Bring on the tough stuff - there’s not just one right answer.
Most novels about teens aren't written by teens (S.E. Hinton's The Outsiders being one exception.) Do you think Jay Asher creates realistic teenagers in this novel? Why or why not?
Is Hannah a sympathetic character? Do you like her? Do you feel for her?
Why is Clay on Hannah's list? Isn't it supposed to just be about people who led her to suicide?
The guys in this novel are shown in a pretty negative light. Guys, how do you feel about this? Girls?

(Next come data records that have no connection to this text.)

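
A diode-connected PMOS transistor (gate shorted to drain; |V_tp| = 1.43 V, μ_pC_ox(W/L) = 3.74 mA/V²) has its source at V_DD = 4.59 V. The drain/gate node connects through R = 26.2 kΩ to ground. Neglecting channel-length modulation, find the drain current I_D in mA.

With gate tied to drain, V_SG = V_SD ≥ V_SG − |V_tp|, so the device is in saturation.
KCL at the drain: ½ k_p (V_SG − |V_tp|)² = (V_DD − V_SG)/R.
Let x = V_SG − 1.43. Then 49 x² + x − 3.16 = 0, giving x = 0.244 V (positive root), so V_SG = 1.67 V.
I_D = (V_DD − V_SG)/R = (4.59 − 1.67) / 26.2 = 0.111 mA.

I_D = 0.111 mA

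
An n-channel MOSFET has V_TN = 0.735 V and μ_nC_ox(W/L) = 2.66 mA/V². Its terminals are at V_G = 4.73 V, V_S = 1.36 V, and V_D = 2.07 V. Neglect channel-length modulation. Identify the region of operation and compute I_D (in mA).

Triode; I_D = 4.31 mA

V_GS = V_G − V_S = 4.73 − 1.36 = 3.37 V; V_DS = V_D − V_S = 2.07 − 1.36 = 0.71 V.
V_ov = V_GS − V_TN = 3.37 − 0.735 = 2.64 V.
Since V_DS = 0.71 V < V_ov = 2.64 V, the device is in the triode region.
I_D = k_n [V_ov · V_DS − ½ V_DS²] = 2.66 × [2.64 × 0.71 − 0.5 × 0.71²] = 4.31 mA.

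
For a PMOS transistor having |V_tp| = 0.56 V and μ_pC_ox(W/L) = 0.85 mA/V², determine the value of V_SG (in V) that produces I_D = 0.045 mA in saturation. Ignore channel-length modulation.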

Do you think Hannah's tapes will stay between the twelve people on the list, or will they be shown to the authorities and/or released to the public? Should they be? Why or why not?

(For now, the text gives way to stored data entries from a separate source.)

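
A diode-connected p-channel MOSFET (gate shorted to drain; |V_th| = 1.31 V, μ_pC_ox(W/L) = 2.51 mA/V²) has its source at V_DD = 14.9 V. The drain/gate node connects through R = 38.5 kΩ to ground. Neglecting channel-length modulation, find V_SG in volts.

V_SG = 1.83 V

With gate tied to drain, V_SG = V_SD ≥ V_SG − |V_th|, so the device is in saturation.
KCL at the drain: ½ k_p (V_SG − |V_th|)² = (V_DD − V_SG)/R.
Let x = V_SG − 1.31. Then 48.3 x² + x − 13.59 = 0, giving x = 0.52 V (positive root), so V_SG = 1.83 V.
I_D = (V_DD − V_SG)/R = (14.9 − 1.83) / 38.5 = 0.339 mA.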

Why doesn't Hannah call out Bryce and Jessica by name in Justin's second tape?
What did Mr. Porter do wrong? What could he have done better? What will he do with the tapes when he gets them?
Other works that deal with teen suicide include Willa Cather's short story "Paul's Case" and Shakespeare's Romeo and Juliet. How do these stories compare with Hannah's?
In Laurie Halse Anderson's novel Speak, main character Melinda Sordino becomes suicidal. What stops her from making the same tragic choice as Hannah Baker? What advice could Melinda give Hannah that might have helped her?